Do you not know that the unrighteous will not inherit the kingdom of God? Do not
be deceived: neither the sexually immoral, nor idolaters, nor adulterers, nor
men who practice homosexuality, nor thieves, nor the greedy, nor drunkards, nor
revilers, nor swindlers will inherit the kingdom of God. And such were some of
you. But you were washed, you were sanctified, you were justified in the name of
the Lord Jesus Christ and by the Spirit of our God. (1Co 6:9-11)
The same Apostle Paul now tells us again that those who practice sin, homosexuality and greediness both included, will not inherit the Kingdom of God. But he goes on to say to the Corinthian believers, “And such were some of you.” These Christians that Paul was writing to had formerly been sexually immoral, idolaters, adulterers, homosexuals, thieves, greedy, drunkards, revilers, and swindlers but now they were not. There is hope for all who sin. That hope is in the death of Christ.

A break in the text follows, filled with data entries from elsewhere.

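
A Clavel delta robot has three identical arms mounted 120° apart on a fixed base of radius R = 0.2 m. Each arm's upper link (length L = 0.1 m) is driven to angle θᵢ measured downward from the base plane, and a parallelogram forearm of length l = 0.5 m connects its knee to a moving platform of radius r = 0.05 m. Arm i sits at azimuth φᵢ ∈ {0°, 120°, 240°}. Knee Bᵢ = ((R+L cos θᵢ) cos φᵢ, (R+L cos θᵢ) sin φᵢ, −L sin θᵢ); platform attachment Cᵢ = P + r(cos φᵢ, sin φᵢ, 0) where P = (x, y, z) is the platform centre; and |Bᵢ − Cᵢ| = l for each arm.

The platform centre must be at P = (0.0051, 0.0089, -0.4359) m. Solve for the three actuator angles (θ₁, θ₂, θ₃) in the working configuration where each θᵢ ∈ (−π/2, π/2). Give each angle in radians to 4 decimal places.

θ₁ = 0.0007, θ₂ = 0.0004, θ₃ = 0.0875

arm 1 (φ=0.0°): x'=0.0051, y'=0.0089
  e−x'=0.1449;  (l²−L²−(e−x')²−y'²−z²)/2L = 0.1446
  θ1 = atan2(B,A) + arccos(C/0.4594) = 0.0007
rotate P by −φ2: (0.0052, -0.0089, -0.4359)
  e−x'=0.1448;  (l²−L²−(e−x')²−y'²−z²)/2L = 0.1447
  γ=atan2(-0.4359,0.1448)=-1.2500;  ψ=arccos(0.3149)=1.2504;  θ2=γ+ψ≈0.0004
rotate P by −φ3: (-0.0103, 0.0000, -0.4359)
  A cos θ + B sin θ = C:  0.1603·cos θ + -0.4359·sin θ = 0.1215
  √(A²+B²)=0.4644;  θ3 = -1.2185+1.3060 ≈ 0.0875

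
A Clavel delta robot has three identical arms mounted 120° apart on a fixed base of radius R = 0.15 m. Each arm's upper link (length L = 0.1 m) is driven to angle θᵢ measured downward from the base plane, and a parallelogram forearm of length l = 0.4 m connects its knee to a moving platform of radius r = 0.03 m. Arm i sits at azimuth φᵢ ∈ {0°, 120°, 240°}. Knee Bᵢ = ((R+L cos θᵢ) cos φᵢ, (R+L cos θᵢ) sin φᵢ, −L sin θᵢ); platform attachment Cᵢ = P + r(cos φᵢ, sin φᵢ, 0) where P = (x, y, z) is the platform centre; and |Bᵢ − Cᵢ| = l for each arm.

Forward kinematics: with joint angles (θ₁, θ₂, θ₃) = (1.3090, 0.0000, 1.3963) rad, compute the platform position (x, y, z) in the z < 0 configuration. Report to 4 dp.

(-0.0739, 0.1482, -0.3961)

φ1=0.0°: virtual centre (0.1459, 0.0000, -0.0966), radius l
S2 = (0.2200·cos120.0°, 0.2200·sin120.0°, 0.0000) = (-0.1100, 0.1905, 0.0000)
φ3=240.0°: virtual centre (-0.0687, -0.1190, -0.0985), radius l
|S₂|²−|S₁|² = 0.0178;  |S₃|²−|S₁|² = -0.0020
plane₁₂: -0.5118x+0.3811y+0.1932z = 0.0178
det = 0.2853;  x = -0.0121+0.1561z,  y = 0.0304+-0.2974z
sphere 1 gives Az²+Bz+C=0 with A=1.1128, B=0.1258, C=-0.1248;  B²−4AC=0.5713;  roots -0.3961, 0.2831;  negative root z = -0.3961
x = -0.0739, y = 0.1482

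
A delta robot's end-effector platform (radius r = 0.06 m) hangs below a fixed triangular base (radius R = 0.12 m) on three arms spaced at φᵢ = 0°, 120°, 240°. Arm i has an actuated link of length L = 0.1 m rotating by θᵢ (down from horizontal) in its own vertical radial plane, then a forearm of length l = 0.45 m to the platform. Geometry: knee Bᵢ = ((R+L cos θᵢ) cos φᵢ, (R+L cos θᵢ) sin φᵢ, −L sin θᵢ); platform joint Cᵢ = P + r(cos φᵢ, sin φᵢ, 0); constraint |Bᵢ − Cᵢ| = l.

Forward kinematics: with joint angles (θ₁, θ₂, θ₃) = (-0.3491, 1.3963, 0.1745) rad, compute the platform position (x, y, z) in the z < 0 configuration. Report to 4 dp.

arm 1 at φ=0.0°: ρ1 = 0.1540;  S1 = (0.1540, 0.0000, 0.0342)
φ2=120.0°: virtual centre (-0.0387, 0.0670, -0.0985), radius l
S3 = (0.1585·cos240.0°, 0.1585·sin240.0°, -0.0174) = (-0.0792, -0.1372, -0.0174)
|S₂|²−|S₁|² = -0.0092;  |S₃|²−|S₁|² = 0.0005
[-0.3853 0.1340 -0.2654]·P = -0.0092;  [-0.4664 -0.2745 -0.1031]·P = 0.0005
Cramer: x(z) = 0.0146-0.5151z;  y(z) = -0.0267+0.4995z
quadratic in z: (1.5147)z²+(0.0485)z+(-0.1812)=0, √Δ=1.0489 → z ∈ {-0.3622, 0.3302}; z = -0.3622 (taking z<0)
x = 0.2011, y = -0.2076

(0.2011, -0.2076, -0.3622)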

Christ’s death cleanses, sanctifies, and justifies sinners. Sins are forgiven, repentance is granted, and righteousness is given by Christ for all who will come to Him. This includes the disobedient child and the homosexual.This, of course, is not an exhaustive treatment of the issues of homosexuality. I will leave that to better people than myself. But that homosexuality is a sin is stated clearly in Scripture. And equally as clear is the truth of the Gospel that can save homosexuals.